The importance of Mr. Wylie's location is emphasized by the fact that Mr. Peltier testified that he did not have his high-beam headlights on because he often encountered fog as he traveled to his donut shop early every morning. Yet, he also testified that the night was clear and did not mention having encountered fog before seeing Ms. Jones's vehicle. Pursuant to Louisiana law, if Mr. Peltier had his high-beam headlights on, the dark highway would have been illuminated a minimum of 500 feet, and Mr. Wylie may also have been illuminated as he stood in the highway.
Louisiana Revised Statutes 32:321(1) requires that vehicle headlights must include "an uppermost distribution of light . . . to reveal persons and vehicles at a distance of at least 150 feet ahead for all conditions."
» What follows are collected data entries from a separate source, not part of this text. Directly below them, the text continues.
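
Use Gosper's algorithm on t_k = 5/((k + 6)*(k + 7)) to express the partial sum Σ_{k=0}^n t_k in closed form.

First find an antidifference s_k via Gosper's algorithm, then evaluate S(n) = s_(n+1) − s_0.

S(n) = 5*(n + 1)/(6*(n + 7))

r(k) = (k + 6)/(k + 8) after simplifying.
So A=k + 6 and B=k + 8, with C=1.
Key eq: (k + 6)·f(k+1) = (k + 7)·f(k) + (1).
d = 1 from the (1,1,0) case.
Solve for f: f(k) = k/6 (degree 1 ≤ 1).
R(k) = B(k−1)·f(k)/C(k) = k*(k + 7)/6; s_k = R·t_k = 5*k/(6*(k + 6)).
Verify: 5/(k**2 + 13*k + 42) matches t_k.
Evaluate: s_(n+1) = 5*(n + 1)/(6*(n + 7)); subtract s_(0) = 0 ⇒ S(n) = 5*(n + 1)/(6*(n + 7)).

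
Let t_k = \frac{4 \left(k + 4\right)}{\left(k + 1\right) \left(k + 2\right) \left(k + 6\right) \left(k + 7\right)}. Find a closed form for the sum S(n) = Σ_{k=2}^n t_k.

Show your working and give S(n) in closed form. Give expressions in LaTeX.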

In Finley v. North Assurance Co. of America, 476 So.2d 837 (La.App. 2 Cir. 1985), the court found a driver comparatively negligent for driving out of a patch of fog and striking an inebriated couple that was in the driver's lane of travel. It determined that if the driver could not see the couple due to fog, he was driving too fast for the weather conditions and that if fog did not impair the driver's vision, he should have had his headlights on high beam for maximum visibility.
Without establishing Mr. Wylie's exact location, the defendants have not proved Mr. Peltier's failure to avoid Mr. Wylie was reasonable nor have they proved that Mr. Peltier is free from fault with regard to Mr. Wylie's death. Furthermore, the defendants have not shown that Mr. Peltier's failure to use his high beams was reasonable. These are genuine issues of material fact which preclude summary judgment.
CONCLUSION
Close consideration of the evidence illustrates that the defendants have not proved that summary judgment is appropriate herein, as they have failed to establish that Mr. Peltier's failure to see Mr. Wylie and his failure to use his high beams was reasonable. Therefore, the judgment granting summary judgment in favor of the defendants, Joseph C. Peltier, Jr. and State Farm Mutual Automobile Insurance Company, is reversed, and this matter is remanded to the trial court for further proceedings.
REVERSED AND REMANDED.
This opinion is NOT DESIGNATED FOR PUBLICATION. Uniform Rules-Courts of Appeal, Rule 2-16.3.